Much of the team’s conversation during the week focused on how to display the information so families, journalists, and advocates could actually use it. They also needed to “strike a balance,” as Risam puts it, between raising awareness, protecting the privacy of the children, and discouraging harassment. Gil is aware some people might want to track down phone numbers and addresses of detention centers and harass the staff. “That can turn into a mess real quick and do more harm than good,” he says. Ultimately, they decided to show the city and state a detention center is in, but not the actual address or name of the facility, in the hopes of dissuading bad behavior.

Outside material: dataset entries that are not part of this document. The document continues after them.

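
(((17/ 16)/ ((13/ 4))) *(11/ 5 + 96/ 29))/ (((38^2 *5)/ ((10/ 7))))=13583/ 38107160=0.00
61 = 61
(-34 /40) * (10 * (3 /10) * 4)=-51 /5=-10.20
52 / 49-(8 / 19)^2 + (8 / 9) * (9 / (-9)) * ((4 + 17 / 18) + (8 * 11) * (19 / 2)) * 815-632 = -873796629952 / 1432809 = -609848.65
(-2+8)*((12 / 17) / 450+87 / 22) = 23.74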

The website, which Sa Pereira coded, is full of design choices meant to not just impart information but also to evoke a more visceral reaction. In one particularly moving visualization called the Eye, Sa Pereira positioned satellite photos of ICE detention centers over the continental US. The thumbnail grid itself is jarring, but click on one, and you zoom across America to the town or city in which the center sits. It’s dizzying. These centers are often right in the middle of everyday urban and suburban life—in a nondescript New York city, for instance, or in a strip mall next to a nail salon.

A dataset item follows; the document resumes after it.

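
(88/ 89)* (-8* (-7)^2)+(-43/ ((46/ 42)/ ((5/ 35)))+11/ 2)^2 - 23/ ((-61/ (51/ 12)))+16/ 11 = -12147717519/ 31591351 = -384.53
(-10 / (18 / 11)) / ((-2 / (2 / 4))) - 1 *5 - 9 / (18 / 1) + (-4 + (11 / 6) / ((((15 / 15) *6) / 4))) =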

“You get that voyeuristic creepiness of looking at satellite imagery, but also a creepiness of recognition that this could be anywhere. This isn’t in the desert surrounded by barbed wire, this is down the street,” Sa Pereira says. “Children being put into cages is terrible, and it’s indicative and symptomatic of a much larger problem. This is a way to make that system visible.”
Torn Apart achieves this with maps, as well as testimonies, visualizations, and what Gil calls “textures,” personal and surreal ephemera like parents asking where their children are in a Google business review or promotional material from SouthwestKey, a nonprofit immigration shelter corporation, boasting that “95 percent” of the population it serves are people of color.
A Living Resource
It is more than information. It is a living resource, one the team hopes migrants will use to find their families and that researchers will build upon. Much of the project’s power is in its archival potential. “No one is documenting what is happening in everyday life of migrants,” according to Fernandez. “This is a digital historical record.”

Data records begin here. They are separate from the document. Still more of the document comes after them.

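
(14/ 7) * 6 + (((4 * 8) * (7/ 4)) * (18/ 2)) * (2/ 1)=1020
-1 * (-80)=80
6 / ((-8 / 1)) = -3 / 4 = -0.75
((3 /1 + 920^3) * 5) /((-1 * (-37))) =3893440015 /37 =105228108.51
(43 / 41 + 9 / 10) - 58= -22981 / 410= -56.05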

As the team was finalizing Torn Apart Friday, the Washington Post published its own crowdsourced map of detention centers housing migrant children, which included some but not all the inputs gathered for Torn Apart. Gil is trying to get in touch with the paper to offer the rest of their data, and to cross-reference Torn Apart against the Post’s data. The researchers’ work dovetails with investigative journalism: The goal of both is to use information to make sense of confusion.
The site went live at 12:30 pm Eastern time on Monday. The team can hopefully get some sleep, but the project is not over. Outside researchers will now peer-review it. Half of the Torn Apart crew are now in Mexico for the annual Digital Humanities Conference, where they will hold another researchathon.
“It’s like a hot potato,” Gil says. “Now we want to pass on the same data source to other teams to refine and tell their own story.”
Updated to clarify that Gil and Ahmed came up with the idea for Torn Apart in an IM conversation.
Correction at 7pm: Moacir de Sa Pereira’s full last name has been corrected on second reference throughout the article.